Can anyone tell me what's the difference between Wizard II-7 and Wizard-7 Prestige? I'm using now an RG 1527 which has Wzard-7 prestige. Some of my friends said that wizard II-7 is thicker. Any ideas?


----------



## Prydogga (Jun 23, 2010)

According to the measurements on the Ibanez website, the prestige 7 necks are the same thickness, but both have different carves, the pretsige 7 has a more rounded feel, while the regular wizard II-7 necks have big shoulders, and a heavy D shape.


----------



## Born4metal85 (Jun 23, 2010)

Prydogga said:


> According to the measurements on the Ibanez website, the prestige 7 necks are the same thickness, but both have different carves, the pretsige 7 has a more rounded feel, while the regular wizard II-7 necks have big shoulders, and a heavy D shape.



Something is not clear fr me. Heavy D shape and rounded shape? So that sounds like the same for me.


----------



## ralphy1976 (Jun 23, 2010)

ok i saw this 












but i can not find a real "rounded shape" as it seems that other type can be made "rounded"...


----------



## Cheesebuiscut (Jun 23, 2010)

to exaggerate it a bit, the wizard prestige neck feels like a proper guitar neck, the wizard 2 neck feels like someone took a board and just rounded off the corners a bit.
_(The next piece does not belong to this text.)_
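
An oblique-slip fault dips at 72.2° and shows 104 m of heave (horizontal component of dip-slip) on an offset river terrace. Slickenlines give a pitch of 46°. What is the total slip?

dip-slip = heave / cos(dip) = 104 / cos(72.2°) = 340.2 m
net slip = dip-slip / sin(rake) = 340.2 / sin(46°) = 473 m

473 m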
They are completely different necks, you really need to go experience them for yourself to figure out what you like. Some people prefer the wizard 2 and then some people (like myself) wouldn't touch it with a 10 foot pole.


----------



## Beta (Jun 23, 2010)

The back of a Wizard II is flat, or very near flat (the outer two laminates curve into three flatter middle pieces, and the curve is not very gradual, giving it the "wide shoulders" feel). The Prestige has a more traditional shape.


----------



## sakeido (Jun 23, 2010)

The original Wizard is one of the best feeling guitar necks I've ever played.. the Wizard-II is the absolute worst, without question. The thickness doesn't tell the real story.. the Wizard-I is incredibly thin, and on paper the II is maybe only 1mm thicker. 

The original Wizard is a very thin C-shape neck. The Wizard-II is the most "D" shaped neck of all time.. just like that D-shape profile in that picture, except the shoulders are even more pronounced. The combination of such an awkwardly shaped neck and its thinness makes it incredibly uncomfortable to play for any extended period of time. The huge step back in fretwork quality between the original Wizard and Wizard-II days just make things worse.. IMO of course.


----------



## Sepultorture (Jun 23, 2010)

i still haven't had a chance to play an original Wizard 1 neck, wish i could, sound sexy

i have an Apex 2 with Wizard 2, it's not bad, but i do much prefer a prestige neck, the thickness is just a tiny bit slimmer, but the main seller for me is that the Prestige 7 doesn't have the squarish feeling shoulders of the Wizard 2 necks, couple that with the satinized finish on the neck, and i am in heaven


----------



## Soopahmahn (Jun 23, 2010)

There is nothing wrong with a D-shaped neck profile. Go try one out bro


----------



## Sephiroth952 (Jun 23, 2010)

Soopahmahn said:


> There is nothing wrong with a D-shaped neck profile. Go try one out bro


Agreed in full.


----------



## Born4metal85 (Jun 23, 2010)

hey! THX for everybody for the answers. Guess I'm now a little more experienced.


----------